Now, the irony is that there seem to be more books published every year. I forget the numbers (anybody have a link?), but they are daunting. So we have: Fewer people reading books + more books than ever published. Greeeeat!

Now, I’ve always thought that the picture must be more nuanced. And there are several issues intertwined.

One is the issue of how we read, meaning what format we use. Many of us read more than ever before if you count screens (email etc), but less on paper, especially when it happens to be bound between two hardcovers. For example: More Wikipedia, less dead-tree Encyclopedia Britannica. So some categories and genres of books will disappear, others may disappear, and others yet will simply change, as I argued in The Economist last year; but some categories and genres of book may never change, and may even thrive in this new era. So the trick is to write a book that falls into these genres. Great. Easier said than done.

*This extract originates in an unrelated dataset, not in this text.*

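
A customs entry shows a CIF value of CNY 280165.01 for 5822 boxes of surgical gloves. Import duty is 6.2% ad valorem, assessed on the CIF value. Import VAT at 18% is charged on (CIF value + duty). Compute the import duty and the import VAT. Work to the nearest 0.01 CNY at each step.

Import duty = 280165.01 × 6.2% = 17370.23
VAT base = CIF + duty = 280165.01 + 17370.23 = 297535.24
Import VAT = 297535.24 × 18% = 53556.34

Import duty: CNY 17370.23; import VAT: CNY 53556.34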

Another issue is how we read, meaning how our brains process the words. Whether reading online makes us lose the ability to read offline is an intellectually fascinating question. But will or should posterity care?  I doubt it. How many of us today still share the depression of that Renaissance monk who committed suicide because a new technology (Gutenberg’s printing press) had flooded the market–his market!–with a new text medium, leading to a drop in appreciation for monks transcribing Aristotle by hand (as in manuscript) in their monasteries, in between getting sloshed in the brewery vault downstairs?

As a book writer I commiserate with that monk, but I’d rather find a different solution than he did. So, besides writing my book, I’ve decided also to blog, as you may have noticed. The monastery and the printing press, as it were. (With this Californian Cabernet instead of the beer.) I’m hoping that between these two poles–a bound book and an unbound blog about it–some energy will flow. A good book blog can, over time, become something that a physical book can never be: a community, in which the author maintains a conversation with readers and everybody learns from everybody (ideally). My hope is–especially given the book’s topic of life, success, failure, reversal–that all of you will share your stories (by email, comment, whatever). In turn, the physical book, when it comes out, can provide something that a blog is not good for: an immersive and gripping story.

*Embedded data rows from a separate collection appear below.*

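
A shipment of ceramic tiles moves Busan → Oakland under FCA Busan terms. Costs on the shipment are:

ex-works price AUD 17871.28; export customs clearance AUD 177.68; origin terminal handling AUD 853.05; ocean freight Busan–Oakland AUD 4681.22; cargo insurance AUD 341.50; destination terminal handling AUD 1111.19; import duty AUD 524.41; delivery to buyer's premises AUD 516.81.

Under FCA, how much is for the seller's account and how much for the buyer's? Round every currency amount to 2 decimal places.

Seller: AUD 18048.96; buyer: AUD 8028.18

FCA: the seller delivers export-cleared goods to the carrier; the buyer bears costs from that point.
Seller's account: goods 17871.28 + export clearance 177.68 = 18048.96
Buyer's account: origin terminal 853.05 + freight 4681.22 + insurance 341.50 + destination terminal 1111.19 + duty 524.41 + delivery 516.81 = 8028.18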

My thoughts about this blog-book alchemy owe a lot to people such as Chris Anderson, a former colleague of mine at The Economist, currently editor of Wired Magazine, and author of The Long Tail–both the book and the blog. He has long been saying that “blogging a book” and even giving much of it away free is enlightened. In part, that’s because, as Tim O’Reilly, a publisher, likes to say, “obscurity is a far greater threat to authors and creative artists than piracy.” And also because, well, why wouldn’t an author seek input from as many people as possible?

But back to the basic conundrum, and to my search for possible solutions. So far we can summarize:

Fewer readers + more books in fewer genres = friggin’ big challenge

What about those genres, though? It’s not about fiction versus non-fiction. But non-fiction books do tend to contain a fifty-page idea that the author must stretch out to 300 pages just to please the publisher, leaving lots of books with 250 unread pages on most people’s shelves, as Seth Godin, an author and blogger, told me in my article on the subject. Good fiction does not face that problem, because it tells stories, and human beings love good stories. So the challenge is really a timeless and old one: to write great stories, whether fiction or non-fiction. Or:

Fewer (but engaged and appreciative) readers + great story with satisfying idea = happy readers + happy author

As Seth Godin said to me in that same interview, right at the end of the article: We are increasingly discovering that books are not artefacts, nor necessarily good vehicles for ideas, but rather “souvenirs of the way we felt” when we read something. A good author has to make you feel something, and then you’ll want the book to remind you of it. I’m giving it a shot.